Looking Back: 2010

As we close the year on 2010, it is time to look back. What did we accomplish this year?

We won two dramatic victories in 2010. One was helping John Chevedden defend himself in the Apache vs. Chevedden lawsuit. Back in February, I worked the phone trying to secure John pro bono legal representation. I almost succeeded, but maybe it is a good thing I failed. Lawyers like to say “Anyone who represents himself has a fool for a client.” Representing himself, though, John did better than I think any high-priced lawyer could have done, and he didn’t spend a dime. Key to his success was a friend-of-the-court brief Jim McRitchie and I hammered out over ten days as February turned to March. That brief transformed the lawsuit, and the court unequivocally rejected Apache’s attempted reinterpretation of Rule 14a-8. In subsequent no-action decisions, SEC staff have steadfastly stuck to their traditional interpretation.

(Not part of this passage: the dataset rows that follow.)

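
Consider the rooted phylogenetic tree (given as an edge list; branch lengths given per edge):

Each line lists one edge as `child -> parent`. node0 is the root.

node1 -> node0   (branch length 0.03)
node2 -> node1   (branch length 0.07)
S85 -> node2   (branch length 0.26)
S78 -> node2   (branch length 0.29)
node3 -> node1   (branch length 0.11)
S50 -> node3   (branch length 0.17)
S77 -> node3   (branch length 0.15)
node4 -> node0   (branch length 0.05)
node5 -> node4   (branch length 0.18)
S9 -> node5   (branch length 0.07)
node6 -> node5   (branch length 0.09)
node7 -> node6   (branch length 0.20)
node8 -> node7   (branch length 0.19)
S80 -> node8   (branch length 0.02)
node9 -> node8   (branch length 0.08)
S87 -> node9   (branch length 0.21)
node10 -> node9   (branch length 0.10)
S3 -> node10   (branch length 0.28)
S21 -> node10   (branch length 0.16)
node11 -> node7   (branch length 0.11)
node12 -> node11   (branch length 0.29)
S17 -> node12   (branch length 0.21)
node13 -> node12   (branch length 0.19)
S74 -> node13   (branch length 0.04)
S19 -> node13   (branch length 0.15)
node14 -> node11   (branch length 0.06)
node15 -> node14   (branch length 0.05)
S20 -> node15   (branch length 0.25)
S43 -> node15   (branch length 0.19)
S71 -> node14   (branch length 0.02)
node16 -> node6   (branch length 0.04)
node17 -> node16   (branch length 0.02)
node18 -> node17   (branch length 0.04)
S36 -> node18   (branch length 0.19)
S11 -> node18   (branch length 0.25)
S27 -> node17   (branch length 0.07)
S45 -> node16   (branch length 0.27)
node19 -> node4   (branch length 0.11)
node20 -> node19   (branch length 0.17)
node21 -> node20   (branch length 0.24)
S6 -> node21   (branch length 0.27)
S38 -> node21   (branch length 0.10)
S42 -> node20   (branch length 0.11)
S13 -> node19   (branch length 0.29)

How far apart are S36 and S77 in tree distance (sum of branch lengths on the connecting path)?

0.90

The path runs S36 → … → MRCA → … → S77; the MRCA is the root of the tree.
Branch lengths along that path: 0.19 + 0.04 + 0.02 + 0.04 + 0.09 + 0.18 + 0.05 + 0.03 + 0.11 + 0.15 = 0.90.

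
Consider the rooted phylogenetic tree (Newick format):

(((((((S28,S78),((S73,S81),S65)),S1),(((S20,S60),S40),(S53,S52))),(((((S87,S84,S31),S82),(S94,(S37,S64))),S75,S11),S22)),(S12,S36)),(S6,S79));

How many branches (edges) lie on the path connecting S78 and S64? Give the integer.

11

The MRCA of S78 and S64 is the node subtending (((((S28,S78),((S73,S81),S65)),S1),(((S20,S60),S40),(S53,S52))),(((((S87,S84,S31),S82),(S94,(S37,S64))),S75,S11),S22)).
From S78 up to that node: 5 branches. From S64 up to the same node: 6 branches. Total: 5 + 6 = 11.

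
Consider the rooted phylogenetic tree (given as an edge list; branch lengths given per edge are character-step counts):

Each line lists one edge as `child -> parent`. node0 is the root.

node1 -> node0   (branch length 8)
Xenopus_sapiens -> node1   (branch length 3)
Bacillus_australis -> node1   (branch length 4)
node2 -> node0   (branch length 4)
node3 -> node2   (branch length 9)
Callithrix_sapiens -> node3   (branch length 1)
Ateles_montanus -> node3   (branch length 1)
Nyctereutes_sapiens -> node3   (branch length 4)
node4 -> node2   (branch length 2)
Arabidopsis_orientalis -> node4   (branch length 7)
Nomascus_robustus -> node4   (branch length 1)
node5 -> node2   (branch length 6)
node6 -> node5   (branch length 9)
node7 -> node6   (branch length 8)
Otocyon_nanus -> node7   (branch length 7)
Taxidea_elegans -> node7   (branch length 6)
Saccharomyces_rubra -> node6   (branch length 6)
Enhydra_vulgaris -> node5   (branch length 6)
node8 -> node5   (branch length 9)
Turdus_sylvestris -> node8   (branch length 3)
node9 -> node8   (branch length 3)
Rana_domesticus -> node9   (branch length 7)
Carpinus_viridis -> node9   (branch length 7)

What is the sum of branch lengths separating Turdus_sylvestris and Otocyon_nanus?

The path runs Turdus_sylvestris → … → MRCA → … → Otocyon_nanus; the MRCA is the node subtending (((Otocyon_nanus,Taxidea_elegans),Saccharomyces_rubra),Enhydra_vulgaris,(Turdus_sylvestris,(Rana_domesticus,Carpinus_viridis))).
Branch lengths along that path: 3 + 9 + 9 + 8 + 7 = 36.

36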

The other dramatic victory was changing the debate over “virtual” annual meetings. We confronted Intel over their plans to host a virtual-only meeting in 2010, and in January they agreed to not do so. In August and September, Jim McRitchie and I visited institutional investors, sent e-mails and placed phone calls, organizing a letter writing campaign to protest Symantec’s plans for a virtual-only meeting. Our efforts gained national media attention for the issue, and Symantec agreed to allow live participation at their 2011 annual meeting. Finally, I reported on a blog posting entitled Broadridge Smokes Their Own Dope on a virtual annual meeting hosted by the provider of virtual annual meeting technology. When their own technology failed, that meeting was a fiasco.

More routinely, we sent field agents to represent shareowners at annual meetings, and we continued to engage the SEC on critical issues. During the Fall, members Brett Davidson, Steven Towns, Jim McRitchie and I drafted a response to the Commission’s concept release on proxy plumbing.

In the wake of the Apache vs. Chevedden lawsuit, the Commission planned to issue a staff legal bulletin clarifying requirements for shareowners to submit proposals under Rule 14a-8. With financial regulatory reform and so much else happening, the Commission never had time to do that, so the USPX stepped in. Based on informal conversations with the SEC, and on our extensive experience working on the Apache vs. Chevedden lawsuit, the USPX issued its own recommended standards for shareowners to document holdings for the purpose of submitting shareowner proposals.

Kevin Weber and Mark Friendlich spent the first six months of this year working to implement a fully-functional website for the USPX. They put tremendous effort into the project, but it proved too ambitious for two individuals working part time. In July, we switched gears and settled on a customizable hosted solution. In less than two months, we had an exciting new website up and running. Graphic artist Ed Pontes developed a fantastic design for the site.

With the site up and running, we launched a membership program and are finishing up the process of transitioning our many supporters to paid memberships. We also launched a blog. Moving forward, we will be adding additional functionality to the website.

While 2010 was a successful year for our movement, it was a terrible year for our cause:

In January, the Supreme Court made a devastating decision in Citizens United, ruling that corporations can make unlimited political donations out of shareowner resources.

The much anticipated new SEC Rule 14a-11 was supposed to finally allow shareowners to place their own board nominations in corporate proxy materials. When the new rule was released, it had so many hurdles and restrictions as to render it almost meaningless. Then corporate interests sued the SEC to prevent implementation of the rule. The case is pending.

The financial regulatory reform Congress passed was mostly posturing. It offered incremental improvements in protecting individual investors and regulating derivatives, but the reforms have enough exceptions and loopholes to ensure that the 2008 market meltdown won’t be our last.

The hard truth is that individual shareowners—indeed society at large—is under siege by the monied interests that control our corporations, Wall Street and Washington. We are losing this battle. The minor victories the USPX won for investors this year are nothing compared to the victories the monied interests won. We have a long road ahead.

The good news, coming out of 2010, is that we proved that average investors, working together, can make a difference on substantive issues. We did that in Apache vs. Chevedden, and we did it again with virtual annual meetings. The challenge is finding how to scale that success so we have a powerful movement that can turn back the tide of corporate and financial abuse.

We need to find ways to attract and cultivate more shareowner activist-volunteers. We need to implement tools and practices that will empower those people. We need to decentralize our organization, so they won’t have to wait to be told what to do.